HB-2625 Arizona dan undang-undang peniru lainnya adalah upaya memutarbalikkan untuk menyerang rencana kesehatan Presiden Obama sebagai elemen ekstrem dalam upaya Partai Republik untuk mengakhiri manfaat layanan kesehatan reproduksi seperti pil KB dan Pap smear di mana-mana. Mengingat bahkan 96% orang Latin Katolik yang aktif secara seksual menggunakan kontrasepsi atau bahwa orang Latin memiliki tingkat kanker serviks tertinggi di antara kelompok mana pun di AS, maka mengejar pajak untuk membayar layanan ini bertentangan dengan kebutuhan dan kepentingan orang Latin di mana pun.
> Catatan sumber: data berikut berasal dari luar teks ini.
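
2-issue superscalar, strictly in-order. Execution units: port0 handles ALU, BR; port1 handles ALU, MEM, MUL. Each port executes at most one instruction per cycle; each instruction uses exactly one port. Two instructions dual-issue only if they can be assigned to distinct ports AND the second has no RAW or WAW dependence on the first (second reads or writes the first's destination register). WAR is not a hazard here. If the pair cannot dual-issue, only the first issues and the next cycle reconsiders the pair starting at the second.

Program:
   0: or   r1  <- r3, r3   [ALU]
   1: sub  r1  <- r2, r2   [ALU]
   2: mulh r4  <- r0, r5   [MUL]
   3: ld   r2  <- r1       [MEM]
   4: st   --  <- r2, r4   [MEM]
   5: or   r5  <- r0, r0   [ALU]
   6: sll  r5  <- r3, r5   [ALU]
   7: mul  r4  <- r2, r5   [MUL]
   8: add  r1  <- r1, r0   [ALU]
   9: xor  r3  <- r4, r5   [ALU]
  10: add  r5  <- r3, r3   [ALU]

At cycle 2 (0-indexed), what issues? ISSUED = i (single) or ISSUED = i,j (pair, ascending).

c0: i0 or  WAW r1
c1: i1+i2 sub mulh  pair
c2: i3 ld  no-port MEM/MEM
c3: i4+i5 st or  pair
c4: i6 sll  RAW r5
c5: i7+i8 mul add  pair
c6: i9 xor  RAW r3
c7: i10 add  tail

ISSUED = 3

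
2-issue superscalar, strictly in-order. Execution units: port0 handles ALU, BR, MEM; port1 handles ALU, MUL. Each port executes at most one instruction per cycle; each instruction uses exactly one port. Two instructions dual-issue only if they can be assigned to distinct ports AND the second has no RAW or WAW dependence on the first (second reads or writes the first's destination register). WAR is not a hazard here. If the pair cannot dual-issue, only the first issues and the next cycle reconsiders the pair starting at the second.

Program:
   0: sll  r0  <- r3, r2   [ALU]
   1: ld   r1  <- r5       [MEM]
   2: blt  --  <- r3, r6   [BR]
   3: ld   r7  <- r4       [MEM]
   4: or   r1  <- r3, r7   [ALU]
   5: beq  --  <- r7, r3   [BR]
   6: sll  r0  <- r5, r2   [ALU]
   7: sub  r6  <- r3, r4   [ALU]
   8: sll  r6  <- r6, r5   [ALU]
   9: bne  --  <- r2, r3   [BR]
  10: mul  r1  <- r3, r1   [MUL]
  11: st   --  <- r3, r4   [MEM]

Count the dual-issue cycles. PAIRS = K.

PAIRS = 5

[0] i0/i1  sll/ld  -- pair
[1] i2  blt  -- no-port BR/MEM
[2] i3  ld  -- RAW r7
[3] i4/i5  or/beq  -- pair
[4] i6/i7  sll/sub  -- pair
[5] i8/i9  sll/bne  -- pair
[6] i10/i11  mul/st  -- pair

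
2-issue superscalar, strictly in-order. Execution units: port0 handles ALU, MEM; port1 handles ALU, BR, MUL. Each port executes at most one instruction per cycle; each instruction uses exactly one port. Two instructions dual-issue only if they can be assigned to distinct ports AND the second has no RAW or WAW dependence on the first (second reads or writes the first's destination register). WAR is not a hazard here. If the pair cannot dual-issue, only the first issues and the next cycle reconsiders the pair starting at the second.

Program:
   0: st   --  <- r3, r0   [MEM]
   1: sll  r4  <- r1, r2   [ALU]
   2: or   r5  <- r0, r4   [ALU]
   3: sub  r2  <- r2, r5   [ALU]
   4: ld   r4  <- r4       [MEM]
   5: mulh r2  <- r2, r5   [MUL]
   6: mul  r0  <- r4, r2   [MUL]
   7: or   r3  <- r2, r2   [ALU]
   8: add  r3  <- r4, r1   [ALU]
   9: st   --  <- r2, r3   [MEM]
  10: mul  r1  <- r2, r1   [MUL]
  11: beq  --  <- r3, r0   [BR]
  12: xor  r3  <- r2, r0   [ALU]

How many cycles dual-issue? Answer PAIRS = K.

0. st.MEM+sll.ALU @i0/i1  | pair
1. or.ALU @i2  | RAW r5
2. sub.ALU+ld.MEM @i3/i4  | pair
3. mulh.MUL @i5  | no-port MUL/MUL
4. mul.MUL+or.ALU @i6/i7  | pair
5. add.ALU @i8  | RAW r3
6. st.MEM+mul.MUL @i9/i10  | pair
7. beq.BR+xor.ALU @i11/i12  | pair

PAIRS = 5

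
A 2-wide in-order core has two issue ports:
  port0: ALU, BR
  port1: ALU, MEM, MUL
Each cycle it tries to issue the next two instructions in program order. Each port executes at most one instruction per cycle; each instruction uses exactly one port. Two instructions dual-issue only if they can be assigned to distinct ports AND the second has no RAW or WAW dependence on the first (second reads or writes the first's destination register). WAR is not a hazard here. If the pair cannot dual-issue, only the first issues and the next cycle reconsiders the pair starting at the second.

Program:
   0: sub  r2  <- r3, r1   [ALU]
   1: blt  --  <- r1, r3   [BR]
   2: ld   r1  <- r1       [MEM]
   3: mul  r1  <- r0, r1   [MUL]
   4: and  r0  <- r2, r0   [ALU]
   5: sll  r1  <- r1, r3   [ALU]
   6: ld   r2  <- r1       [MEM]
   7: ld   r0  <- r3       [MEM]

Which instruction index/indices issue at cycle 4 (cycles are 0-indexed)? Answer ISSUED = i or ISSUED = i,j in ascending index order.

ISSUED = 6

0. sub.ALU;blt.BR @i0,i1  | pair
1. ld.MEM @i2  | no-port MEM/MUL
2. mul.MUL;and.ALU @i3,i4  | pair
3. sll.ALU @i5  | RAW r1
4. ld.MEM @i6  | no-port MEM/MEM
5. ld.MEM @i7  | tail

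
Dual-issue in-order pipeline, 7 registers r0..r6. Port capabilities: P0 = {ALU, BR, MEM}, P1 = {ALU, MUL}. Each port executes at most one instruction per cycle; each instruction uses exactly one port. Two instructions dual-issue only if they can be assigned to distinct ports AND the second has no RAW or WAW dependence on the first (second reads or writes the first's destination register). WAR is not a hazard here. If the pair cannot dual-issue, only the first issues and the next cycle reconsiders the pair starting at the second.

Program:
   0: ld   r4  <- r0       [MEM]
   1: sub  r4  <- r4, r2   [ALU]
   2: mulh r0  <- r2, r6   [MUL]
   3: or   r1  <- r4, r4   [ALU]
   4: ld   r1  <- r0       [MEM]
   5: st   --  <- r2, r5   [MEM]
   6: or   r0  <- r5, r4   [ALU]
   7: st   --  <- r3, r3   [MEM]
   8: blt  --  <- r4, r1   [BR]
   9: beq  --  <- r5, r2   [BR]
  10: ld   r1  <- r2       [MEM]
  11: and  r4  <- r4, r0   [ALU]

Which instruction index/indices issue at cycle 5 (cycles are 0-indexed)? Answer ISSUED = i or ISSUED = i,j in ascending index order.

  cy0 -> i0 (ld.MEM) RAW+WAW r4
  cy1 -> i1,i2 (sub.ALU+mulh.MUL) pair
  cy2 -> i3 (or.ALU) WAW r1
  cy3 -> i4 (ld.MEM) no-port MEM/MEM
  cy4 -> i5,i6 (st.MEM+or.ALU) pair
  cy5 -> i7 (st.MEM) no-port MEM/BR
  cy6 -> i8 (blt.BR) no-port BR/BR
  cy7 -> i9 (beq.BR) no-port BR/MEM
  cy8 -> i10,i11 (ld.MEM+and.ALU) pair

ISSUED = 7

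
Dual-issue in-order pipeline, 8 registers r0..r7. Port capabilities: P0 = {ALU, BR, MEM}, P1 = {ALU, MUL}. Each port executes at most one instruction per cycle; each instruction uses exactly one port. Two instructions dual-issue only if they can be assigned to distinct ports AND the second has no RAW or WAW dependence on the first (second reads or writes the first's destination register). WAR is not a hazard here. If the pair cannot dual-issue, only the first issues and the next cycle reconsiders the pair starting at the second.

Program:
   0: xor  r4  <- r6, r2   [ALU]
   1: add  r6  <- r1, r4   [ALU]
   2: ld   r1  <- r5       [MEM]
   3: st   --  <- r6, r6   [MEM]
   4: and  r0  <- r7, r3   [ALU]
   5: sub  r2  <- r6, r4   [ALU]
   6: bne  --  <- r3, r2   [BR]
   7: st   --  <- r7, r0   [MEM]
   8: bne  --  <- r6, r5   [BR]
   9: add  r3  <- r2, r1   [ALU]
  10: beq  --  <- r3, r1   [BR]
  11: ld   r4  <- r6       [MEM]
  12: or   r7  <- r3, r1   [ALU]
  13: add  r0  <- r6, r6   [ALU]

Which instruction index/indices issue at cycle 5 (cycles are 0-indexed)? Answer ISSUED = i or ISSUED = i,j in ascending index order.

ISSUED = 7

[0] i0  xor  -- RAW r4
[1] i1+i2  add/ld  -- pair
[2] i3+i4  st/and  -- pair
[3] i5  sub  -- RAW r2
[4] i6  bne  -- no-port BR/MEM
[5] i7  st  -- no-port MEM/BR
[6] i8+i9  bne/add  -- pair
[7] i10  beq  -- no-port BR/MEM
[8] i11+i12  ld/or  -- pair
[9] i13  add  -- tail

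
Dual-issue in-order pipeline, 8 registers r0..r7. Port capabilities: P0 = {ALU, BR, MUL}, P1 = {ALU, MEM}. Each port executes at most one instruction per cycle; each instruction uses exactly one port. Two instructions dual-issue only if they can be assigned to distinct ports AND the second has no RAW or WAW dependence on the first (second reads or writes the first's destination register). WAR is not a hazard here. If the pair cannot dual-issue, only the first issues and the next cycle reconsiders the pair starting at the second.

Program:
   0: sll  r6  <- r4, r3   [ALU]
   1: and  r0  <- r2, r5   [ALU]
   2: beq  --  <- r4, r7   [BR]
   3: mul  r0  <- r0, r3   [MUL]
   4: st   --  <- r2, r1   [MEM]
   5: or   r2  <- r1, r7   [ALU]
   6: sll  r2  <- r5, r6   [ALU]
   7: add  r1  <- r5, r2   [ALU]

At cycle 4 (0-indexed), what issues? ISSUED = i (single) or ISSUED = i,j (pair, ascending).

ISSUED = 6

c0: i0+i1 sll.ALU+and.ALU  2-wide
c1: i2 beq.BR  no-port BR/MUL
c2: i3+i4 mul.MUL+st.MEM  2-wide
c3: i5 or.ALU  WAW r2
c4: i6 sll.ALU  RAW r2
c5: i7 add.ALU  tail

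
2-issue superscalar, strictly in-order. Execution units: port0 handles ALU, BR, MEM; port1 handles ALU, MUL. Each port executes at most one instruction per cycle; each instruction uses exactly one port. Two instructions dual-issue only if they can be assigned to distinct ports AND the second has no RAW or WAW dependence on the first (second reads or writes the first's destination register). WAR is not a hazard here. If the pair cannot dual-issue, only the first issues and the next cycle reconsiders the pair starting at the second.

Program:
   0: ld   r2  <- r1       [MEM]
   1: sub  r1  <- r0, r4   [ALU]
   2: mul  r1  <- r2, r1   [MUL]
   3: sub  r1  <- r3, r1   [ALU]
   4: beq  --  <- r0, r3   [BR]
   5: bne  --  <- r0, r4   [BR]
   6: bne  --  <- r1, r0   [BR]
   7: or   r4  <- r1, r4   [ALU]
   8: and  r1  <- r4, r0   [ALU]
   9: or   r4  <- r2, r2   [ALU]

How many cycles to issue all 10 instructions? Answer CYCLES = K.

0. ld+sub @i0/i1  | 2-wide
1. mul @i2  | RAW+WAW r1
2. sub+beq @i3/i4  | 2-wide
3. bne @i5  | no-port BR/BR
4. bne+or @i6/i7  | 2-wide
5. and+or @i8/i9  | 2-wide

CYCLES = 6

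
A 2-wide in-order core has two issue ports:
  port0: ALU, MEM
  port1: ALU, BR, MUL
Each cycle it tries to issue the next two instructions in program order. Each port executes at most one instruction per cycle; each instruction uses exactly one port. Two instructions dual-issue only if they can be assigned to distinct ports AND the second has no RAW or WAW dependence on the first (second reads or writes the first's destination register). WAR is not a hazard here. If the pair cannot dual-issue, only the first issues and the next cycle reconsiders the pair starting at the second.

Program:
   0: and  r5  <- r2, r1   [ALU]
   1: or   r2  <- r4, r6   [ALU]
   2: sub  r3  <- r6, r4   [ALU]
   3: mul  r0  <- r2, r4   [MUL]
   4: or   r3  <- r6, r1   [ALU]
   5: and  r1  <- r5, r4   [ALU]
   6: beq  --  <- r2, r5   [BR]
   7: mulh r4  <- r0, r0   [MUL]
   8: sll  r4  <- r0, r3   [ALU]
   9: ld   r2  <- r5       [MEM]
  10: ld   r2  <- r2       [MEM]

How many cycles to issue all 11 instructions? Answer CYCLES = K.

CYCLES = 7

  cy0 -> i0,i1 (and.ALU/or.ALU) pair
  cy1 -> i2,i3 (sub.ALU/mul.MUL) pair
  cy2 -> i4,i5 (or.ALU/and.ALU) pair
  cy3 -> i6 (beq.BR) no-port BR/MUL
  cy4 -> i7 (mulh.MUL) WAW r4
  cy5 -> i8,i9 (sll.ALU/ld.MEM) pair
  cy6 -> i10 (ld.MEM) tail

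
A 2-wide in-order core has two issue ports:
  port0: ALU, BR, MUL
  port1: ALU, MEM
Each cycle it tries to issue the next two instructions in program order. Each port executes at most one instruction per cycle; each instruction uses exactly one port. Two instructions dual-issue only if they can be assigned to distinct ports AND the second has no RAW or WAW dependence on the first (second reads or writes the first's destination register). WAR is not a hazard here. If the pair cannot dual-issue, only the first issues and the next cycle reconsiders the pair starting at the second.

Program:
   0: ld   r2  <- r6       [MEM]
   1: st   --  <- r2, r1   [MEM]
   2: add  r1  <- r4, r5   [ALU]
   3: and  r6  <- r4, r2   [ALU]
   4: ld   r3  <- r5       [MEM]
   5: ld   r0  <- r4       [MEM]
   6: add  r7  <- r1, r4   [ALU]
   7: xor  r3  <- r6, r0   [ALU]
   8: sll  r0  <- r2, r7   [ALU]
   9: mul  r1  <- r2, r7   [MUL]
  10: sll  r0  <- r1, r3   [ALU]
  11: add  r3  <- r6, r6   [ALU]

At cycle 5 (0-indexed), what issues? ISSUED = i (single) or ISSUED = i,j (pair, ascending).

ISSUED = 9

  cy0 -> i0 (ld) no-port MEM/MEM
  cy1 -> i1,i2 (st;add) dual
  cy2 -> i3,i4 (and;ld) dual
  cy3 -> i5,i6 (ld;add) dual
  cy4 -> i7,i8 (xor;sll) dual
  cy5 -> i9 (mul) RAW r1
  cy6 -> i10,i11 (sll;add) dual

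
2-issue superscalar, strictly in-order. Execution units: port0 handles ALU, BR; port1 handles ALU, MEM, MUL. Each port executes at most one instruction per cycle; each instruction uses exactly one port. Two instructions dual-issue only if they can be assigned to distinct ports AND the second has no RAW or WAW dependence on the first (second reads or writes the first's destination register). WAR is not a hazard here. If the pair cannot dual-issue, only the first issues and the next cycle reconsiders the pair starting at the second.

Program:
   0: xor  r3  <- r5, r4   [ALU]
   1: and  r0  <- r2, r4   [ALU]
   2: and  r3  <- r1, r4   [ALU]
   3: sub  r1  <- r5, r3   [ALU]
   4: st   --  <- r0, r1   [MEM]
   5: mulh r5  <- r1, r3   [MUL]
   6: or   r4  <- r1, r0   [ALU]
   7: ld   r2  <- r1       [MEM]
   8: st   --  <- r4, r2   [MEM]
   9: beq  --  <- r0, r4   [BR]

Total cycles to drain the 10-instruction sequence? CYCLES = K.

c0: i0&i1 xor.ALU/and.ALU  dual
c1: i2 and.ALU  RAW r3
c2: i3 sub.ALU  RAW r1
c3: i4 st.MEM  no-port MEM/MUL
c4: i5&i6 mulh.MUL/or.ALU  dual
c5: i7 ld.MEM  no-port MEM/MEM
c6: i8&i9 st.MEM/beq.BR  dual

CYCLES = 7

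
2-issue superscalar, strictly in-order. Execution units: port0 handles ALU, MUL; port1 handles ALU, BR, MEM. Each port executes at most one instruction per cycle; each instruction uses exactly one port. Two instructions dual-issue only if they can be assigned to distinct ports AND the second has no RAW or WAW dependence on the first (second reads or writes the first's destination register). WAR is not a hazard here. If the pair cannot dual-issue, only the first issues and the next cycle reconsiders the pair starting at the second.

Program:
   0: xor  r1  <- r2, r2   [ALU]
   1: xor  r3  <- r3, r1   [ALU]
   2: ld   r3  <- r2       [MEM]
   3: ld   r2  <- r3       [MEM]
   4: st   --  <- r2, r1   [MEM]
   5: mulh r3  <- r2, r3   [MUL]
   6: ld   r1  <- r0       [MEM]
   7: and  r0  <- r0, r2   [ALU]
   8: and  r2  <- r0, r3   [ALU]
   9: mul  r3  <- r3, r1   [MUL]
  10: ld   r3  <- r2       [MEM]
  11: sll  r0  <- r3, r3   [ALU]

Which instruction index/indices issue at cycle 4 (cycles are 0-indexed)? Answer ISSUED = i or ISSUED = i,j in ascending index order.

t=0 i0:xor ; RAW r1
t=1 i1:xor ; WAW r3
t=2 i2:ld ; no-port MEM/MEM
t=3 i3:ld ; no-port MEM/MEM
t=4 i4,i5:st mulh ; 2-wide
t=5 i6,i7:ld and ; 2-wide
t=6 i8,i9:and mul ; 2-wide
t=7 i10:ld ; RAW r3
t=8 i11:sll ; tail

ISSUED = 4,5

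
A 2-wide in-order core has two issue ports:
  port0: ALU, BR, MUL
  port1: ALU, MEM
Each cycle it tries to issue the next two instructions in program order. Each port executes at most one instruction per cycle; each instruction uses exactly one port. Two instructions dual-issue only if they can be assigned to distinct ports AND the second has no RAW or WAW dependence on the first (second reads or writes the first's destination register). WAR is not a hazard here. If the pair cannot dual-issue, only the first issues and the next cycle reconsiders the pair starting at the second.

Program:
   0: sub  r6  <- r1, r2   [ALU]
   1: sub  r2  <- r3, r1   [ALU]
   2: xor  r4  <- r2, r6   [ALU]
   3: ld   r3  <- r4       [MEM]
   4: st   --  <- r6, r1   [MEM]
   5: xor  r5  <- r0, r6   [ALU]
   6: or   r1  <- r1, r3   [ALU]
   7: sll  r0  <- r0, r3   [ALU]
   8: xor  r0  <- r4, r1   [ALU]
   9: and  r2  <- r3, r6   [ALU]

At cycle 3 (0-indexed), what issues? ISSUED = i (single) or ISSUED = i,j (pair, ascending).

ISSUED = 4,5

#0 head=0: sub;sub i0/i1 2-wide
#1 head=2: xor i2 RAW r4
#2 head=3: ld i3 no-port MEM/MEM
#3 head=4: st;xor i4/i5 2-wide
#4 head=6: or;sll i6/i7 2-wide
#5 head=8: xor;and i8/i9 2-wide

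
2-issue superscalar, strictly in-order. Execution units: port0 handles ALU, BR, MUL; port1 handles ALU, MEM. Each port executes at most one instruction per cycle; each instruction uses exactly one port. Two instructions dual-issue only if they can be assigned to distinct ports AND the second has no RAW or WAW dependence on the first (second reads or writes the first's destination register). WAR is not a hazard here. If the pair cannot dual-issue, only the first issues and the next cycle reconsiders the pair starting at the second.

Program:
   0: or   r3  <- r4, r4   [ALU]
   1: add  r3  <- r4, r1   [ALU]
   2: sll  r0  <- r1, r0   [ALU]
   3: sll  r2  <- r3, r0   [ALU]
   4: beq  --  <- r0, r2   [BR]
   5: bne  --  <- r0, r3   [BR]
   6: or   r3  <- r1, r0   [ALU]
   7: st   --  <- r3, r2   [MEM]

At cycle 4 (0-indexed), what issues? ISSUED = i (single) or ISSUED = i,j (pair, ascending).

[0] i0  or.ALU  -- WAW r3
[1] i1,i2  add.ALU/sll.ALU  -- 2-wide
[2] i3  sll.ALU  -- RAW r2
[3] i4  beq.BR  -- no-port BR/BR
[4] i5,i6  bne.BR/or.ALU  -- 2-wide
[5] i7  st.MEM  -- tail

ISSUED = 5,6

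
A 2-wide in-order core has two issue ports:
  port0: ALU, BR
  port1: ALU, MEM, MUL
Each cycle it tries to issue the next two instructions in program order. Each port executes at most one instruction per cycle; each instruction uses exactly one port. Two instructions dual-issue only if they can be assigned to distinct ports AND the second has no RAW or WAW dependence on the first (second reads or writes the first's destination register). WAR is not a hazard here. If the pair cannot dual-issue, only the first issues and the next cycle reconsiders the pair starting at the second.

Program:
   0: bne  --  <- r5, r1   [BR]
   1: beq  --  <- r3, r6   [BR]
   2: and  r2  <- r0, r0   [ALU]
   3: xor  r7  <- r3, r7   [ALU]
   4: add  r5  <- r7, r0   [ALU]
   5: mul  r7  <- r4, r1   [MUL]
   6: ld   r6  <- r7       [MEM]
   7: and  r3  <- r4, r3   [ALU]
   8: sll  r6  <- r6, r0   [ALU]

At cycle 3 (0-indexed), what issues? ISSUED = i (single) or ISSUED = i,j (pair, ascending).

ISSUED = 4,5

[0] i0  bne  -- no-port BR/BR
[1] i1/i2  beq;and  -- 2-wide
[2] i3  xor  -- RAW r7
[3] i4/i5  add;mul  -- 2-wide
[4] i6/i7  ld;and  -- 2-wide
[5] i8  sll  -- tail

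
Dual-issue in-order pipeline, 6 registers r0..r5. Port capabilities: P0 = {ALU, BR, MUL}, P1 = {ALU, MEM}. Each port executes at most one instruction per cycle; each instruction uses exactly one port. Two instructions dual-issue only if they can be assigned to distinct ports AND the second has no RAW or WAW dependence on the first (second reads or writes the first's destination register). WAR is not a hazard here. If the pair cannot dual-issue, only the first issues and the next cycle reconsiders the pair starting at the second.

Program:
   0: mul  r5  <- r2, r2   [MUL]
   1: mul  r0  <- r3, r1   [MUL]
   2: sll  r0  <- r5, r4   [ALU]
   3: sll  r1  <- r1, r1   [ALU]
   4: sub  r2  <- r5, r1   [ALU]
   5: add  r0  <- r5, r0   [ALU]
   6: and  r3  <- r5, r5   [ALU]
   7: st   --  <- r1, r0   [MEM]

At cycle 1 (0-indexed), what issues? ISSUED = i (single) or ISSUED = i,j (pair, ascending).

ISSUED = 1

[0] i0  mul.MUL  -- no-port MUL/MUL
[1] i1  mul.MUL  -- WAW r0
[2] i2+i3  sll.ALU/sll.ALU  -- dual
[3] i4+i5  sub.ALU/add.ALU  -- dual
[4] i6+i7  and.ALU/st.MEM  -- dual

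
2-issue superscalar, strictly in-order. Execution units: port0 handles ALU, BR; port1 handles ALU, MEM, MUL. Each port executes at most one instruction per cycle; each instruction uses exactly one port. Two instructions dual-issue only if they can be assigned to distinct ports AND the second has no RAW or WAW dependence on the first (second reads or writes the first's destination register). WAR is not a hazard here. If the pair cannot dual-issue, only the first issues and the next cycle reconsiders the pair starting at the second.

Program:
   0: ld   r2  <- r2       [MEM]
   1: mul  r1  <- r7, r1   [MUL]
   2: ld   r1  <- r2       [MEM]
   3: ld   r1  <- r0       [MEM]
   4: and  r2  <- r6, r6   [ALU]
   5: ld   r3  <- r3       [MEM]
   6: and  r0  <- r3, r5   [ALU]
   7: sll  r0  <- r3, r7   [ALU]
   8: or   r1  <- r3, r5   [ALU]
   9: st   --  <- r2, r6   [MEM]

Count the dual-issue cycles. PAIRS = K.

PAIRS = 2

t=0 i0:ld ; no-port MEM/MUL
t=1 i1:mul ; no-port MUL/MEM
t=2 i2:ld ; no-port MEM/MEM
t=3 i3+i4:ld;and ; dual
t=4 i5:ld ; RAW r3
t=5 i6:and ; WAW r0
t=6 i7+i8:sll;or ; dual
t=7 i9:st ; tail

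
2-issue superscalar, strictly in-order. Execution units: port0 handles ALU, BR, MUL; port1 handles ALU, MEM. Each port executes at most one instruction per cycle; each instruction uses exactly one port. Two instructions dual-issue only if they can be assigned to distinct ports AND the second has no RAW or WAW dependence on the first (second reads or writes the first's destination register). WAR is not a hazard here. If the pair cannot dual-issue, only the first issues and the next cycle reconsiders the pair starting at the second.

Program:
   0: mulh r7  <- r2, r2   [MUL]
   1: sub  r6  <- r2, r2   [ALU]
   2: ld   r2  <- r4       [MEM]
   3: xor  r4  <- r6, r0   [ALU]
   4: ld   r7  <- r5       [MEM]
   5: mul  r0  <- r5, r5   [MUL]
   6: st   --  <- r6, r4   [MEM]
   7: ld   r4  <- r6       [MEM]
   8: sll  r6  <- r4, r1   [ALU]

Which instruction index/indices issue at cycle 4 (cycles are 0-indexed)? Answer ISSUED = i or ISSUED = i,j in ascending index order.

ISSUED = 7

[0] i0+i1  mulh.MUL+sub.ALU  -- 2-wide
[1] i2+i3  ld.MEM+xor.ALU  -- 2-wide
[2] i4+i5  ld.MEM+mul.MUL  -- 2-wide
[3] i6  st.MEM  -- no-port MEM/MEM
[4] i7  ld.MEM  -- RAW r4
[5] i8  sll.ALU  -- tail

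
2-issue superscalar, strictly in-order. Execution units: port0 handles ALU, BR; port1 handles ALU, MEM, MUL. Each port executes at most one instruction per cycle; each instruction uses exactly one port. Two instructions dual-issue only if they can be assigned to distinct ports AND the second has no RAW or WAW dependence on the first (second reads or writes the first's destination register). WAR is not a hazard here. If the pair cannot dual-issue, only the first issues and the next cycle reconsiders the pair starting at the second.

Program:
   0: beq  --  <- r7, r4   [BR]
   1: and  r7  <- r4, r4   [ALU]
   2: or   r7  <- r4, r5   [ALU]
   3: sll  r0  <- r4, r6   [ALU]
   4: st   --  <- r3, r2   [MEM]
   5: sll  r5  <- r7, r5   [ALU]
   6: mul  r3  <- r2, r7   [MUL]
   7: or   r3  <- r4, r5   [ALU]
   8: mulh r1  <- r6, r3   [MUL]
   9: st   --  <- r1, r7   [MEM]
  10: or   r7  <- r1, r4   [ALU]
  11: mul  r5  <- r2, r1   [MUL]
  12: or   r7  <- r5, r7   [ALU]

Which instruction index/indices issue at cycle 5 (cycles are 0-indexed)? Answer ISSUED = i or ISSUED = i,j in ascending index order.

[0] i0,i1  beq+and  -- dual
[1] i2,i3  or+sll  -- dual
[2] i4,i5  st+sll  -- dual
[3] i6  mul  -- WAW r3
[4] i7  or  -- RAW r3
[5] i8  mulh  -- no-port MUL/MEM
[6] i9,i10  st+or  -- dual
[7] i11  mul  -- RAW r5
[8] i12  or  -- tail

ISSUED = 8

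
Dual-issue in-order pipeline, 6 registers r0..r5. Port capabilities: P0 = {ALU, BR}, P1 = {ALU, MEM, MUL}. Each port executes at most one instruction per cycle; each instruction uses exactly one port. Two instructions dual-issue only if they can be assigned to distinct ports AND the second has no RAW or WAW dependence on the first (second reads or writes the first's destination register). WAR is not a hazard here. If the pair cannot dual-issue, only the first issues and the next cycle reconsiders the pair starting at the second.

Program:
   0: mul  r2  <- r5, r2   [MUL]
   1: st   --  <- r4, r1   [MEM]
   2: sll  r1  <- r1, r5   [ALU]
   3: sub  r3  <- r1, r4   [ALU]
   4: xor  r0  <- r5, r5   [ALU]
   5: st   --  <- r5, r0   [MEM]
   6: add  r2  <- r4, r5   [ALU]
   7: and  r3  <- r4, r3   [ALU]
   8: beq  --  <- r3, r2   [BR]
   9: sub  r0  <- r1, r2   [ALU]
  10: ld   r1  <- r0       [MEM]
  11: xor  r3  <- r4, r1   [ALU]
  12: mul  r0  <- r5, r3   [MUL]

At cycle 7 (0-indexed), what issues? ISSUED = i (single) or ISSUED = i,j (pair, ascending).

#0 head=0: mul i0 no-port MUL/MEM
#1 head=1: st sll i1/i2 pair
#2 head=3: sub xor i3/i4 pair
#3 head=5: st add i5/i6 pair
#4 head=7: and i7 RAW r3
#5 head=8: beq sub i8/i9 pair
#6 head=10: ld i10 RAW r1
#7 head=11: xor i11 RAW r3
#8 head=12: mul i12 tail

ISSUED = 11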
Keheningan kami memungkinkan kaum konservatif agama dan politik yang mengklaim bahwa orang Latin dan Latin adalah “tradisional” atau “konservatif secara budaya” untuk terus mendukung mitos ini dan membenarkan usulan undang-undang yang merugikan komunitas kami. Kita diberitahu bahwa kita anti-pilihan karena banyak dari kita berasal dari latar belakang Katolik. Klaim ini fiktif dan berbahaya. Jajak pendapat Latino Decisions baru-baru ini menyimpulkan bahwa 80% orang Latin dan Latin percaya bahwa perempuan harus memiliki akses mudah terhadap alat kontrasepsi. Faktanya, lebih dari 60% kaum konservatif Latin, laki-laki, kelahiran AS, Katolik, Kristen yang dilahirkan kembali, perempuan, dan imigran sangat setuju bahwa perempuan harus memiliki akses mudah terhadap alat kontrasepsi. Berdiam diri terhadap isu-isu ini memungkinkan kaum konservatif sosial untuk mengklaim dukungan kita terhadap agenda anti-perempuan mereka. Saatnya bagi mayoritas masyarakat Latin yang pro-pilihan dan hak-hak reproduksi untuk angkat bicara!

Ketika bahasa Inggris dan Spanyol bertabrakan, hasilnya bisa sangat lucu

Perempuan dari semua ras di seluruh negeri menentang serangan berbahaya terhadap hak-hak reproduksi perempuan, dan kita, masyarakat Latin, harus bergabung dengan mereka dalam melawan peraturan daerah yang bertujuan menghancurkan kemampuan kita untuk mengendalikan kesehatan dan tubuh kita. Pertarungan ini dimulai di Arizona.

Ana C. Pérez adalah Pembangun Gerakan Nasional di PRESENTE. Dia telah bekerja untuk hak asasi manusia, sipil dan imigran selama lebih dari 15 tahun.